When she brought our food, she asked me, How old is the baby? I told her he was 2, and she told me that she has 2 kids of her own. I felt confused.
Then, as we were finishing our meal, as she set a cup of water down for Charlie, she leaned toward me, and quietly said:
This may not mean anything to you, but I just wanted to say that I commend you for extended breastfeeding. I did it with my kids and didn’t always get support, but it’s such an amazing bond, and you really are doing the best thing for him.
That’s when I realized that what I saw in her face wasn’t disapproval but rather the working up of courage to give me the support and encouragement she knew I needed. I smiled and thanked her and almost started crying. Before we left, I made sure to thank her again and to let her know that she made my day, that what she said meant a lot to me. I am still processing just how much.

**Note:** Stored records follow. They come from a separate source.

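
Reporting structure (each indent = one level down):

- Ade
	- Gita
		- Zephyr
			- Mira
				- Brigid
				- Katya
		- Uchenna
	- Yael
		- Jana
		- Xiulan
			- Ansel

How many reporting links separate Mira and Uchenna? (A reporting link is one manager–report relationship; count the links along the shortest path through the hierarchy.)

3

Mira is 2 levels below Gita, and Uchenna is 1 level below Gita (their lowest common manager). The shortest path runs up from Mira to Gita and back down to Uchenna: 2 + 1 = 3 links.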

Here’s the thing: I made the conscious choice to breastfeed Charlie until he decides he’s done. Making that choice doesn’t make extended breastfeeding easy. Sometimes, it’s frustrating. And when I nurse him in public, there are times that I feel so self-conscious, defensive even. By law, I have the right to breastfeed in public places. As a mother, it’s my decision whether to nurse (or not) and for how long (or short). But it’s wearing to get asked how long I plan on nursing/when I plan on stopping from so many directions. It’s especially wearing to be told that I should wean him already.
By telling people about Charlie’s dairy and other food allergies, I’ve been able to “justify” nursing past age 1, pumping until he was 17 months old, and nursing past age 2. This somehow makes it easier for people, like the dental assistant at Charlie’s appointment last week, to accept that the only milk Charlie will drink is the milk my body produces. (By the by, in case you didn’t know, the American Pediatric Association recommends breastfeeding until at least age 1, and the the World Health Organization recommends it until at least age 2.)
And here’s the truth: I don’t breastfeed my son just because he’s allergic to cow’s milk. I breastfeed my son because of the nutrition and antibodies it provides him. I breastfeed my son because it comforts him and helps him fall asleep. I breastfeed my son because it’s one of the ways that we bond, especially during the work week. I breastfeed my son because it releases endorphins and oxytocin, which boost my own sense of well-being. I breastfeed my son because he wants to. I breastfeed my son because I want to. I breastfeed my son because I can.